Avoid using too many shortcuts, abbreviations and slang (especially when talking to older colleagues). Spell out your words and complete your sentences. This way, you won't leave much room for misinterpretation in terms of tone and what you really mean. If you prefer to sound friendly and approachable, you may opt to add a smiley or emoji (used sparingly) and be sure to add a "Good morning/afternoon/evening!" to seem more upbeat.


4. "Please reply"

When you ask a question, the receiver already knows that you're expecting a response. Allow them some time to formulate a proper reply, and if you need to follow up, phrase it with some consideration.

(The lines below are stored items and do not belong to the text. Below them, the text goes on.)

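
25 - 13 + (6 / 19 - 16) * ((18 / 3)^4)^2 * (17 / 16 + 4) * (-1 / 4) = 633477900 / 19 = 33340942.11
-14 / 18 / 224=-1 / 288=-0.00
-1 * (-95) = 95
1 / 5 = 0.20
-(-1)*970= 970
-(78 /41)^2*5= -30420 /1681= -18.10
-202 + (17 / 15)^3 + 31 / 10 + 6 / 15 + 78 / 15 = -1294949 / 6750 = -191.84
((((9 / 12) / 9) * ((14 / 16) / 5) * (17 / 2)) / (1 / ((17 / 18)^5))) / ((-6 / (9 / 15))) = -0.01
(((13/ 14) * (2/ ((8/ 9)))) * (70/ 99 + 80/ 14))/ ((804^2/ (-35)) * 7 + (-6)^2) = -144625/ 1393284816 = -0.00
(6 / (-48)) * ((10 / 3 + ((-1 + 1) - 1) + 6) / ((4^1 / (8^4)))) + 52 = -3044 / 3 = -1014.67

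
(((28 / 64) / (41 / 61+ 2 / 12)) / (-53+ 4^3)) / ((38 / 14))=8967 / 513304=0.02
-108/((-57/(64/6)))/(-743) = -384/14117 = -0.03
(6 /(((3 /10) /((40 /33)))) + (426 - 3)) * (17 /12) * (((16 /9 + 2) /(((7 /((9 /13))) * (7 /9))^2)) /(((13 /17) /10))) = 29366941635 /58024967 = 506.11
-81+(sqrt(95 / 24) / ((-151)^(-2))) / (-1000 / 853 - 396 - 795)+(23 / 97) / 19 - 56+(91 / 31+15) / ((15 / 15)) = -6801800 / 57133 - 19449253 * sqrt(570) / 12203076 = -157.10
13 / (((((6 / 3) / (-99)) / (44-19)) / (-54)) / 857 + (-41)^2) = 744497325 / 96269231026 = 0.01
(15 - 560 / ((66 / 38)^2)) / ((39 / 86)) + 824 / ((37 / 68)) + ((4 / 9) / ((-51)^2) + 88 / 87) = 45006716241626 / 39510389061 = 1139.11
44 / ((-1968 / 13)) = -143 / 492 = -0.29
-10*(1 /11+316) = -34770 /11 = -3160.91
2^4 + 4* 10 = 56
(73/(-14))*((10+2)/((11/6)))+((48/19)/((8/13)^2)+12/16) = -39075/1463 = -26.71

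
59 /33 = 1.79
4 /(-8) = -1 /2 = -0.50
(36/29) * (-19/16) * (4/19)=-9/29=-0.31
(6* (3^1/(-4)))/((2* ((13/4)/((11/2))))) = -3.81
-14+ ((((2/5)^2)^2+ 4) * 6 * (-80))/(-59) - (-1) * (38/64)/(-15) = 13247431/708000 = 18.71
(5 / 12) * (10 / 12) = 25 / 72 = 0.35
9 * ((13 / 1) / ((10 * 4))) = 117 / 40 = 2.92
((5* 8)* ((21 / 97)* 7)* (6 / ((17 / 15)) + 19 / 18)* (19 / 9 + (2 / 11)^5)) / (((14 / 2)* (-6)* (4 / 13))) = -2705466104705 / 43022842038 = -62.88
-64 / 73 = -0.88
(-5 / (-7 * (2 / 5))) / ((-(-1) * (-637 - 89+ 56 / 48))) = -75 / 30443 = -0.00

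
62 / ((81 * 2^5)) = 0.02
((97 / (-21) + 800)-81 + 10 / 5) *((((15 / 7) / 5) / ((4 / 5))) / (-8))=-18805 / 392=-47.97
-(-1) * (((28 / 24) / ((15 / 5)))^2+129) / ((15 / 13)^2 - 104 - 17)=-7071805 / 6552576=-1.08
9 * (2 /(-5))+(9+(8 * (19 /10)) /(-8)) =3.50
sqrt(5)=2.24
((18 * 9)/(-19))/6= -27/19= -1.42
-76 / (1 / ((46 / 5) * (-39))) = 136344 / 5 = 27268.80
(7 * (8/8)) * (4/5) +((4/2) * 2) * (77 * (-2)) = -3052/5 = -610.40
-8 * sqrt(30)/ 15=-2.92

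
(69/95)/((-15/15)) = -69/95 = -0.73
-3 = -3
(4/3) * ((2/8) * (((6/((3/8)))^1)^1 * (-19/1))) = -101.33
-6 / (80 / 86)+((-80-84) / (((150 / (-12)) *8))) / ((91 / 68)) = -5.22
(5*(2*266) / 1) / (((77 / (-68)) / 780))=-20155200 / 11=-1832290.91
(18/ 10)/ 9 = 1/ 5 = 0.20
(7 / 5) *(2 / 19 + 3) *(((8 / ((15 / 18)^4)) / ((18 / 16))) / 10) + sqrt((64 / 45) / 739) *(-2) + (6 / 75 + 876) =261989354 / 296875- 16 *sqrt(3695) / 11085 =882.40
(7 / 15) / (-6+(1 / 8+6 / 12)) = -56 / 645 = -0.09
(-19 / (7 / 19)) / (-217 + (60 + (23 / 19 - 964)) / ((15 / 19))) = 0.04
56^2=3136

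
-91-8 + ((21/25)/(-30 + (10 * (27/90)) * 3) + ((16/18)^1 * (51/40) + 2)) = -7193/75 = -95.91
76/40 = 19/10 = 1.90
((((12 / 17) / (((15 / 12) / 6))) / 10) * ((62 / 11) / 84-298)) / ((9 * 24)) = -27529 / 58905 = -0.47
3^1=3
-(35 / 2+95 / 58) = -555 / 29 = -19.14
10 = 10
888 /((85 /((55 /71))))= 9768 /1207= 8.09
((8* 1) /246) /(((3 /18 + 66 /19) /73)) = 11096 /17015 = 0.65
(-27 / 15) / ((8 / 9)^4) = -59049 / 20480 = -2.88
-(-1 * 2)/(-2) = -1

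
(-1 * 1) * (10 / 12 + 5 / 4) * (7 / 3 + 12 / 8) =-575 / 72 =-7.99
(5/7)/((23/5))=25/161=0.16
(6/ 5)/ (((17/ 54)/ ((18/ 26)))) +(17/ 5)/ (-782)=26783/ 10166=2.63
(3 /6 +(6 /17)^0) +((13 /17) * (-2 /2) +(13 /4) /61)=3271 /4148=0.79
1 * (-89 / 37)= -89 / 37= -2.41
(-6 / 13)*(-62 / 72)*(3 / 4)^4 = 837 / 6656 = 0.13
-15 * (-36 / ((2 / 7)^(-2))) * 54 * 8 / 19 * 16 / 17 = 14929920 / 15827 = 943.32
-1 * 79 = -79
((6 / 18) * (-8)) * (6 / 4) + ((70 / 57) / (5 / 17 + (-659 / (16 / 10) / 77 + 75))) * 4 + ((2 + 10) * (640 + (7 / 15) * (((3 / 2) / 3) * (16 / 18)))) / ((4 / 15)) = 240528029104 / 8350101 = 28805.40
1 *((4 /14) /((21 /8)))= 16 /147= 0.11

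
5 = 5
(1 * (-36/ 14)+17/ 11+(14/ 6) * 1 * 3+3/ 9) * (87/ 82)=42253/ 6314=6.69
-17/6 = -2.83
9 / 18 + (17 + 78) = 191 / 2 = 95.50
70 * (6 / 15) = 28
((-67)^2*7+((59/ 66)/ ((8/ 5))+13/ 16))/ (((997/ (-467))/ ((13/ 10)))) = -25182611207/ 1316040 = -19135.14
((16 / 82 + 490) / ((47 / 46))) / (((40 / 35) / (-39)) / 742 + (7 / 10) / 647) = 605831026153080 / 1316335627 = 460240.54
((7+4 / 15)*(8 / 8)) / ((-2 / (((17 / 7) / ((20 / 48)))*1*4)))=-14824 / 175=-84.71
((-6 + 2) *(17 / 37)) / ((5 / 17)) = -1156 / 185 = -6.25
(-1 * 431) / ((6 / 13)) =-5603 / 6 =-933.83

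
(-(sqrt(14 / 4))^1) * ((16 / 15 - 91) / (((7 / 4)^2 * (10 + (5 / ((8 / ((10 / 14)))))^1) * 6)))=43168 * sqrt(14) / 184275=0.88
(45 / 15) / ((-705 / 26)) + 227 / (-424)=-64369 / 99640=-0.65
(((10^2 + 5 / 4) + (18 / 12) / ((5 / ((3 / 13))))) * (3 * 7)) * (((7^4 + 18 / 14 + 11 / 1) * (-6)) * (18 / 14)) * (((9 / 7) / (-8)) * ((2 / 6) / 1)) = 2122017.05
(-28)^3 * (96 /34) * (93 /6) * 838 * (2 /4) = -6843228672 /17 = -402542863.06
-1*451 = -451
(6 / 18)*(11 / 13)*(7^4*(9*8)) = 633864 / 13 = 48758.77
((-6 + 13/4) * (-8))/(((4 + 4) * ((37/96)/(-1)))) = -7.14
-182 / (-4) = 91 / 2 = 45.50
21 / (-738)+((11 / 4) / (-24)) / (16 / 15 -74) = -115763 / 4305984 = -0.03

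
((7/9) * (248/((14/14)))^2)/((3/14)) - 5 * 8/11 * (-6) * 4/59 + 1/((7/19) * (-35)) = 958391482423/4293135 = 223238.14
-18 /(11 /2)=-36 /11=-3.27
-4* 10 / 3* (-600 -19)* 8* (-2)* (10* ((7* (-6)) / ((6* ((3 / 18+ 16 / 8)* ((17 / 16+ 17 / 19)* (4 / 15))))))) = 1806489600 / 221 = 8174161.09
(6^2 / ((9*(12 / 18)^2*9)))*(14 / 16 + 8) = 71 / 8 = 8.88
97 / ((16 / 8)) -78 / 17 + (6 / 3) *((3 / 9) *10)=5159 / 102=50.58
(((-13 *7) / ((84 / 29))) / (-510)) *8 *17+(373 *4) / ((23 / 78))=5245591 / 1035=5068.20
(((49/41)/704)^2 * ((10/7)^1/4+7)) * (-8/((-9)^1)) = 35329/1874543616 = 0.00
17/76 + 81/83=7567/6308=1.20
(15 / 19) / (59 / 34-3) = -510 / 817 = -0.62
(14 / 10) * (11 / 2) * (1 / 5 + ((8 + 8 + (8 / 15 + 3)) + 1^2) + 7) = 213.55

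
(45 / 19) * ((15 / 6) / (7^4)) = 225 / 91238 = 0.00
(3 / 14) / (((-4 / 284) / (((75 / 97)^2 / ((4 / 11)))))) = -13179375 / 526904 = -25.01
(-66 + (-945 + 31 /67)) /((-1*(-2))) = -33853 /67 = -505.27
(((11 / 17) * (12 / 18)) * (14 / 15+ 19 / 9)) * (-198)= -66308 / 255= -260.03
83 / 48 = 1.73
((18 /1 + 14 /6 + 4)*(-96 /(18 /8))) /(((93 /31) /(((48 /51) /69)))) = -149504 /31671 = -4.72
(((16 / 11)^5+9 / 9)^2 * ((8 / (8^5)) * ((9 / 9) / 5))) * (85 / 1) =24874357145193 / 106239691165696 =0.23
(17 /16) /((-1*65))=-17 /1040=-0.02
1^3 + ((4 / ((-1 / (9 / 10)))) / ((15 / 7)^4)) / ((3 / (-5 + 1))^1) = 103583 / 84375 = 1.23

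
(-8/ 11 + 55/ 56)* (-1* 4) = -157/ 154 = -1.02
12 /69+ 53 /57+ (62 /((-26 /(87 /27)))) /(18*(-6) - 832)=53439883 /48061260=1.11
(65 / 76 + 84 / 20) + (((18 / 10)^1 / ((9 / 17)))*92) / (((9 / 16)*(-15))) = -1642489 / 51300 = -32.02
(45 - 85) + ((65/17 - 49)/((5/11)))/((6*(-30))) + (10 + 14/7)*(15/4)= 5.55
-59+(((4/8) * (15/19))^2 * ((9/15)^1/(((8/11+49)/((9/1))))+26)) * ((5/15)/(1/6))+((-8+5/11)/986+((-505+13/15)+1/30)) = -5942985511951/10708635410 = -554.97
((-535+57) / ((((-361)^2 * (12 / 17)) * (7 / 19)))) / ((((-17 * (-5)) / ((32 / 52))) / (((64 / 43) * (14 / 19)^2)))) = -1713152 / 20762090115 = -0.00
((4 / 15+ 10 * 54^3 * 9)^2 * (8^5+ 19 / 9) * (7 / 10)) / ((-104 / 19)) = -8521947249923049849571 / 10125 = -841673802461535787.61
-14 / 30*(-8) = 56 / 15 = 3.73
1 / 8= 0.12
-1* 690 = -690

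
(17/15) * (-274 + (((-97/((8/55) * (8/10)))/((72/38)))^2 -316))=870701203501/3981312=218697.05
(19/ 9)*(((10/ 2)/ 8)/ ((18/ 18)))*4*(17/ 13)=1615/ 234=6.90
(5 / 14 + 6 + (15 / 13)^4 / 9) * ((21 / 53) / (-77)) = -7862037 / 233114882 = -0.03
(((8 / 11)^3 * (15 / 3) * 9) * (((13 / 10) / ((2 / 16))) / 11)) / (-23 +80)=79872 / 278179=0.29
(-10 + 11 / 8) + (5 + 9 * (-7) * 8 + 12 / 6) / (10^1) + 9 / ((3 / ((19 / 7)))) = -14051 / 280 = -50.18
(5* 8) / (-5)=-8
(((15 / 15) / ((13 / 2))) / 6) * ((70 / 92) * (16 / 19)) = 280 / 17043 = 0.02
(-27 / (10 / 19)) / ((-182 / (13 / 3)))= 171 / 140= 1.22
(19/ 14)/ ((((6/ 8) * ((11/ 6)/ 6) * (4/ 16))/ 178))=324672/ 77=4216.52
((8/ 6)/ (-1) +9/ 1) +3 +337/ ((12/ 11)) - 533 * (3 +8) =-66521/ 12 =-5543.42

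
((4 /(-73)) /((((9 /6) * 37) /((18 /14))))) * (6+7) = -312 /18907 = -0.02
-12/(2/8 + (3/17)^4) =-4009008/83845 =-47.81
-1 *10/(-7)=10/7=1.43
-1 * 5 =-5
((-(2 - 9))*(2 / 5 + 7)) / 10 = 259 / 50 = 5.18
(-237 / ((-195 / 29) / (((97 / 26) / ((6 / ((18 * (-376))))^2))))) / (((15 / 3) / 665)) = 18803412264672 / 845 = 22252558893.10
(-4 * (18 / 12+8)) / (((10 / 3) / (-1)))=57 / 5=11.40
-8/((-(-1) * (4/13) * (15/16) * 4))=-104/15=-6.93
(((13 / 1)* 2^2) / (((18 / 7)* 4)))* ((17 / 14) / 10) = 0.61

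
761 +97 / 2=1619 / 2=809.50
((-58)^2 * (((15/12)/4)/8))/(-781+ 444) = -4205/10784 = -0.39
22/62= 11/31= 0.35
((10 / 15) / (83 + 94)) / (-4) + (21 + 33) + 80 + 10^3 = 1204307 / 1062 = 1134.00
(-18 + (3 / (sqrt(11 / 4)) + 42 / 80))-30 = -1899 / 40 + 6 * sqrt(11) / 11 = -45.67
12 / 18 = 2 / 3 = 0.67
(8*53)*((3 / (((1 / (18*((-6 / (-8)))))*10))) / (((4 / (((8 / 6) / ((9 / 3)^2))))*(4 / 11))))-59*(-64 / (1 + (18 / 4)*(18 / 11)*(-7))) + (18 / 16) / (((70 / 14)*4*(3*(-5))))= 11141263 / 111200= 100.19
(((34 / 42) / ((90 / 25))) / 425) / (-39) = -1 / 73710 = -0.00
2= 2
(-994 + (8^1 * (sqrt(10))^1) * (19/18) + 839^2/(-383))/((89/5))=-5423115/34087 + 380 * sqrt(10)/801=-157.60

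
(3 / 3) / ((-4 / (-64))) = 16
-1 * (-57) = 57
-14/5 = -2.80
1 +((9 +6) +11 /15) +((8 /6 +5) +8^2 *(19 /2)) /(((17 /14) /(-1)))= -489.19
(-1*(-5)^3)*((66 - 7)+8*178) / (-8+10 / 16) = -1483000 / 59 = -25135.59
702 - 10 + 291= 983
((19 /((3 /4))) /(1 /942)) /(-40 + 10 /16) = -190912 /315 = -606.07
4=4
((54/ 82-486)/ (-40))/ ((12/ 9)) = 59697/ 6560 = 9.10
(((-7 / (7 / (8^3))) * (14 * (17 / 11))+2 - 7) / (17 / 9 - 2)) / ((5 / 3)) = 3291597 / 55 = 59847.22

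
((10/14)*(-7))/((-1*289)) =5/289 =0.02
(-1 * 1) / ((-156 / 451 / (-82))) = -18491 / 78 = -237.06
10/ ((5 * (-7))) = -2/ 7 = -0.29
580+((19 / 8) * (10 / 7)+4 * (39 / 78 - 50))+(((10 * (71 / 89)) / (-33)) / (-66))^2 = 101367207009331 / 263023046748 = 385.39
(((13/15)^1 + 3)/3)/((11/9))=58/55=1.05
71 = 71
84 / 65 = 1.29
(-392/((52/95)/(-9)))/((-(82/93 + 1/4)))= -31169880/5473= -5695.21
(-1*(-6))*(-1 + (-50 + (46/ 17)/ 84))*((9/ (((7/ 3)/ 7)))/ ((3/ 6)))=-1965114/ 119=-16513.56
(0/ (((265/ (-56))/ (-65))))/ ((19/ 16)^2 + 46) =0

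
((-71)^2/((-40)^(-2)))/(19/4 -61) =-1290496/9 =-143388.44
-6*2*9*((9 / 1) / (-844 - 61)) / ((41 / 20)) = 0.52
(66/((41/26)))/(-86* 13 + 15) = -1716/45223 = -0.04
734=734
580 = 580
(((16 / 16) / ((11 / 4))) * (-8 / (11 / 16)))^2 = 17.90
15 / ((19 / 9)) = 135 / 19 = 7.11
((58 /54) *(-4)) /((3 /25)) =-2900 /81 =-35.80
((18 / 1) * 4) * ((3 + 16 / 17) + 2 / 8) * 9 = 46170 / 17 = 2715.88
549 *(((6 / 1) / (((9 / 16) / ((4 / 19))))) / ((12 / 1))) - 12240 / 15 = -13552 / 19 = -713.26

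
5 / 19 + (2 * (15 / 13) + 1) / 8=1337 / 1976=0.68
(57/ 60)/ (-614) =-19/ 12280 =-0.00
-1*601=-601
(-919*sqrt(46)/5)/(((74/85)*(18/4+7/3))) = -46869*sqrt(46)/1517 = -209.55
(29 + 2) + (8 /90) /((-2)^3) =2789 /90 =30.99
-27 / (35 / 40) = -216 / 7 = -30.86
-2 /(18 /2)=-2 /9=-0.22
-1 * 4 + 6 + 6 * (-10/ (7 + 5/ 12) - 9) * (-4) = 22282/ 89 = 250.36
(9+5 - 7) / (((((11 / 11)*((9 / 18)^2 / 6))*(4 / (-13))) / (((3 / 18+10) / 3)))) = -1850.33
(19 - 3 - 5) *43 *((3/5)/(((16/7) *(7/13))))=18447/80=230.59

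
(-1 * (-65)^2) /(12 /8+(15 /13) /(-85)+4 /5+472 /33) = -308129250 /1209869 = -254.68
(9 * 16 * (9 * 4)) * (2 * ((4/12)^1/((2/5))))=8640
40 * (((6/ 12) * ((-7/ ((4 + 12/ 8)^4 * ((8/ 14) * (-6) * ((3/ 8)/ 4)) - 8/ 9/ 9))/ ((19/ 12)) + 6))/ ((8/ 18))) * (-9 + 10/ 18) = -24404234280/ 10676873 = -2285.71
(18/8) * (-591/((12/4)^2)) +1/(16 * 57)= -134747/912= -147.75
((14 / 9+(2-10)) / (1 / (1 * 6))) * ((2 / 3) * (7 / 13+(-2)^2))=-13688 / 117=-116.99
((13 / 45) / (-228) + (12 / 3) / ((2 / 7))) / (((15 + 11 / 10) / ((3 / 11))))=13057 / 55062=0.24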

If there's a time constraint, make sure to indicate that in your message and include the consquence of a late response. Example: "Hoping to hear back from you by 11 a.m. tomorrow, as tickets will only be available until then." There, simple, clear and concise.

5. "Hi, please send the cost estimate by Monday" *sends at 2 a.m.*

If it can wait until office hours, then do so. Most people get notified by message alert tones and if it's not urgent, you don't want to wake your colleague up for it. Work-life balance isn't a trend, it's the key to keeping your office productive and your co-workers happy. This doesn't just apply to work but even when shopping online. Most small and online businesses go above and beyond for customers to make a sale, so they'll always reply as soon as they can. But unless they specifiy that it's a 24-hour customer service line, avoid calling and messaging at odd hours to be considerate of their schedules, too.